As for spectators, those will be limited to only direct participants in the games and locals to Japan. In March, the IOC announced that it would be barring all overseas spectators from attending the games. Those who already had tickets to the games are being given full refunds.
A second version of the playbook, with updated information, will be released in the coming weeks. The IOC says these updated guidelines will “build on the strong foundations outlined in the first edition, providing greater detail which will allow key stakeholders to continue their preparations for this year’s Games.”
IOC President Thomas Bach has said Tokyo is “the best-prepared Olympic city ever.”
The Olympic torch relay
As Japan currently faces a fourth wave of COVID-19, including a so-called “double mutant” variant, likely from India, there are many in the country who believe the Olympic Games should be canceled. As of now, though, the games are expected to continue.

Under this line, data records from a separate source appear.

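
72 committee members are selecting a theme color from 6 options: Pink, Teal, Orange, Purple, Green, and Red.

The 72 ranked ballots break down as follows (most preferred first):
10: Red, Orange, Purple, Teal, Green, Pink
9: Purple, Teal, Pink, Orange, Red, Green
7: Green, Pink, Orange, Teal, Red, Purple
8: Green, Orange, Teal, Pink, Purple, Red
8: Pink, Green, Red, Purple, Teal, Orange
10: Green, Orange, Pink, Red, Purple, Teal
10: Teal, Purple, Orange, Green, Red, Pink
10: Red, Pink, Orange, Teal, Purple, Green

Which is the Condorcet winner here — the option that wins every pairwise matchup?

Orange

Orange vs Pink: 38–34
Orange vs Teal: 45–27
Orange vs Purple: 45–27
Orange vs Green: 39–33
Orange vs Red: 44–28
Orange beats every other option.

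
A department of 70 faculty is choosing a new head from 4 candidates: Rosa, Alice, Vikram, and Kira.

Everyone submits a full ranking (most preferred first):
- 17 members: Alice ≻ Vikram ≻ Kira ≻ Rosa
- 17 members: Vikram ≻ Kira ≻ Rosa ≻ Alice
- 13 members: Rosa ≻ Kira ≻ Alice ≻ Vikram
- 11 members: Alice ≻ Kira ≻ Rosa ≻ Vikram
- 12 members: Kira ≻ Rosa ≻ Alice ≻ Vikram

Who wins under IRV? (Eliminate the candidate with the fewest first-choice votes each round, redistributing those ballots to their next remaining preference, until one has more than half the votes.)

Round 1: Rosa 13, Alice 28, Vikram 17, Kira 12. Kira eliminated.
Round 2: Rosa 25, Alice 28, Vikram 17. Vikram eliminated.
Round 3: Rosa 42, Alice 28. Rosa has a majority (≥36).

Rosa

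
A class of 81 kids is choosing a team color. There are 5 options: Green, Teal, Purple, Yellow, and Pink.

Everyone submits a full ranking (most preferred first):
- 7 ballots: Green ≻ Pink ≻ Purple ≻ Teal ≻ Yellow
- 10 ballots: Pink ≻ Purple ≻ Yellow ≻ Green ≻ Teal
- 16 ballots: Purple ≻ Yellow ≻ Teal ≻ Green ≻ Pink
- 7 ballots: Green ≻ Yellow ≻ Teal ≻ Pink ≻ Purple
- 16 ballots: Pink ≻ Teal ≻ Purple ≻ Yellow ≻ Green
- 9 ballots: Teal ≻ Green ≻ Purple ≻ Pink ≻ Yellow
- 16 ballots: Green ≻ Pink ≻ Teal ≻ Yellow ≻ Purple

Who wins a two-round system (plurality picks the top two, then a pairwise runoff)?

Round 1 first-place votes: Green 30, Teal 9, Purple 16, Yellow 0, Pink 26. Green and Pink advance.
Runoff: Green is ranked above Pink on 55 ballots, Pink above Green on 26.

Green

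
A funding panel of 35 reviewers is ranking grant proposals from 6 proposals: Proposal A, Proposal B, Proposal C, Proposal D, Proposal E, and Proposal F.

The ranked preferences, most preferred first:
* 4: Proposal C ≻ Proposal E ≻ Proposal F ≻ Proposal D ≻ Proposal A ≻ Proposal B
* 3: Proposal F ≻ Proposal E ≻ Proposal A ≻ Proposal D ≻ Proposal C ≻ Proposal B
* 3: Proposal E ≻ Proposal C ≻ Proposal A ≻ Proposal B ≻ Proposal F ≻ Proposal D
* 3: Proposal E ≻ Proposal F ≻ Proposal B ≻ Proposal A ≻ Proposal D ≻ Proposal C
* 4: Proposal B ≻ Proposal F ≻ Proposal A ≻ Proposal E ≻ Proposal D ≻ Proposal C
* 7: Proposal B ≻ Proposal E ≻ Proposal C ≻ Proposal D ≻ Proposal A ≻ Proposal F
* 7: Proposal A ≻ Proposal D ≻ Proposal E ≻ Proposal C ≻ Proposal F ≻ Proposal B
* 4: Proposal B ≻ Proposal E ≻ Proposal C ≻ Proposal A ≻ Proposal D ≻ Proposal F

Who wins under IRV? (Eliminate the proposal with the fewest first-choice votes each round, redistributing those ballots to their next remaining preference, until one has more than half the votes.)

Round 1: Proposal A 7, Proposal B 15, Proposal C 4, Proposal D 0, Proposal E 6, Proposal F 3. Proposal D eliminated.
Round 2: Proposal A 7, Proposal B 15, Proposal C 4, Proposal E 6, Proposal F 3. Proposal F eliminated.
Round 3: Proposal A 7, Proposal B 15, Proposal C 4, Proposal E 9. Proposal C eliminated.
Round 4: Proposal A 7, Proposal B 15, Proposal E 13. Proposal A eliminated.
Round 5: Proposal B 15, Proposal E 20. Proposal E has a majority (≥18).

Proposal E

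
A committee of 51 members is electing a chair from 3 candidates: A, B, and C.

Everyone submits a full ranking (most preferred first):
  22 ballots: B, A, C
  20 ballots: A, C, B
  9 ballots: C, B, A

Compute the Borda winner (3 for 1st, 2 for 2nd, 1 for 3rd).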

In 2020, the Olympic festivities had already officially kicked off with the lighting of the Olympic flame when the IOC made the decision to postpone the games. Though there were rumors this last January that the games would be canceled yet again, it appears that Japan and IOC are determined to ensure the show goes on.
The 121-day Olympic torch relay, which involves the Olympic flame being carried from prefecture to prefecture until it reaches the site of the games, began in Fukushima on March 25. The Flame mostly stays in each prefecture for two to three days before it is carried onto the next. The final days of April will see the Flame in transit from Kagoshima to Okinawa.
The Olympic Torch will arrive in Tokyo on July 9 and stay in the city until July 23 when it will light the Olympic Cauldron at the Olympic Stadium, officially the Japan National Stadium.
The police officer who tested positive for COVID-19 was guiding traffic for the relay in Kagawa, a prefecture on the island of Shikoku in the south of Japan. There is no indication that the officer came into contact with any of the relay runners.